States sue generic drug makers alleging collusion to stifle competition

Ioannis Pashakis//June 10, 2020

States sue generic drug makers alleging collusion to stifle competition

Ioannis Pashakis//June 10, 2020

A 50-state coalition filed its third lawsuit in an ongoing antitrust investigation into potential collusion among manufacturers of generic topical drugs.

The coalition’s new complaint alleges that generic drug manufacturers Taro, Perrigo, Actavis and Sandoz agreed to minimize competition and raise prices on dozens of topical products to ensure each company had a “fair share” of the market.

Taro, Perrigo and Sandoz alone sold nearly two-thirds of all generic topical products in the U.S. between 2007 and 2014, according to the suit.

A number of smaller companies are also defendants in the suit, which alleges the companies “understood the rules of the road and took the necessary steps to limit competition among them.”

The lawsuit targets billions of dollars in sales from more than 80 generic drugs the coalition says were artificially inflated. The complaint names 26 companies and 10 individuals that sold the products, according to Pennsylvania Attorney General Josh Shapiro.
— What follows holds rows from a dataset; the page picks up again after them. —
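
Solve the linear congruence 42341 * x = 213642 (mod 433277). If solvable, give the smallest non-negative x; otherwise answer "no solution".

First find gcd(42341, 433277):
433277 = 10×42341 + 9867
42341 = 4×9867 + 2873
9867 = 3×2873 + 1248
2873 = 2×1248 + 377
1248 = 3×377 + 117
377 = 3×117 + 26
117 = 4×26 + 13
26 = 2×13 + 0
gcd = 13 and 13 | 213642, so solutions exist. Divide through by 13: 3257x ≡ 16434 (mod 33329).
Now find 3257⁻¹ mod 33329:
33329 = 10×3257 + 759
3257 = 4×759 + 221
759 = 3×221 + 96
221 = 2×96 + 29
96 = 3×29 + 9
29 = 3×9 + 2
9 = 4×2 + 1
2 = 2×1 + 0
Back-substitute:
1 = 9 − 4·2
1 = −4·29 + 13·9
1 = 13·96 − 43·29
1 = −43·221 + 99·96
1 = 99·759 − 340·221
1 = −340·3257 + 1459·759
1 = 1459·33329 − 14930·3257
So 3257·(-14930) ≡ 1 (mod 33329), i.e. 3257⁻¹ ≡ 18399.
Then x ≡ 18399·16434 ≡ 8478 (mod 33329); the smallest non-negative solution is x = 8478.

8478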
Shapiro announced the suit in a statement on Wednesday.

The suit is one of three complaints filed by the coalition in recent years. The first two, one filed in 2016 and the other in 2019, are both pending in the U.S. District Court in the Eastern District of Pennsylvania.
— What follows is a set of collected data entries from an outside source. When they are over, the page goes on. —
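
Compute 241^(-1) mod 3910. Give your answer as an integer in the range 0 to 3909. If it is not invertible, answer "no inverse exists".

941

gcd(3910, 241) by repeated division:
3910 = 16*241 + 54
241 = 4*54 + 25
54 = 2*25 + 4
25 = 6*4 + 1
4 = 4*1 + 0
gcd = 1, so the inverse exists. Back-substitute:
1 = 25 − 6·4
1 = −6·54 + 13·25
1 = 13·241 − 58·54
1 = −58·3910 + 941·241
So 241·941 ≡ 1 (mod 3910).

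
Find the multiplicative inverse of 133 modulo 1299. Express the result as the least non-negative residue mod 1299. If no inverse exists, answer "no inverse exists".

1006

Extended Euclidean algorithm:
1299 = 9×133 + 102
133 = 1×102 + 31
102 = 3×31 + 9
31 = 3×9 + 4
9 = 2×4 + 1
4 = 4×1 + 0
The gcd is 1. Working backward:
1 = 9 − 2·4
1 = −2·31 + 7·9
1 = 7·102 − 23·31
1 = −23·133 + 30·102
1 = 30·1299 − 293·133
Hence 133⁻¹ ≡ -293 ≡ 1006 (mod 1299).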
“The deeper we dig, the more we are finding how these companies have ripped off consumers in Pennsylvania,” Shapiro said. “These drug companies are tied together at the hip — they profit while people who need affordable generic drugs suffer. We will continue to hold them accountable to restore competition in the marketplace.”
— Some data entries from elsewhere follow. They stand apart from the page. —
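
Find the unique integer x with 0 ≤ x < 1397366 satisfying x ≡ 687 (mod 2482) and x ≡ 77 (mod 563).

966185

Write x = 687 + 2482·k. Then 2482·k ≡ 77 − 687 ≡ 516 (mod 563).
Need 2482⁻¹ mod 563. Extended Euclid on (563, 230):
563 = 2×230 + 103
230 = 2×103 + 24
103 = 4×24 + 7
24 = 3×7 + 3
7 = 2×3 + 1
3 = 3×1 + 0
Back-substitute:
1 = 7 − 2·3
1 = −2·24 + 7·7
1 = 7·103 − 30·24
1 = −30·230 + 67·103
1 = 67·563 − 164·230
2482⁻¹ ≡ 399 (mod 563), so k ≡ 399·516 ≡ 389 (mod 563).
x = 687 + 2482·389 = 966185.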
In its complaint, the coalition states that drug manufacturers had long-standing agreements over several years not to compete for each other’s customers and to follow each other on price increases.

Evidence brought forward by the investigation includes several cooperating witnesses, more than 20 million documents and a phone records database containing millions of call detail records.

“In order to maintain these unlawful agreements, the competitors stayed in nearly constant communication – meeting regularly at trade shows and customer conferences and communicating frequently by phone and text message to reinforce their understandings,” the states wrote in the complaint. “This complaint is replete with examples demonstrating how these understandings manifested themselves with respect to specific products over a period of many years.”

The lawsuit seeks repayment for the alleged inflated prices as well as restoration, civil penalties, costs and fees.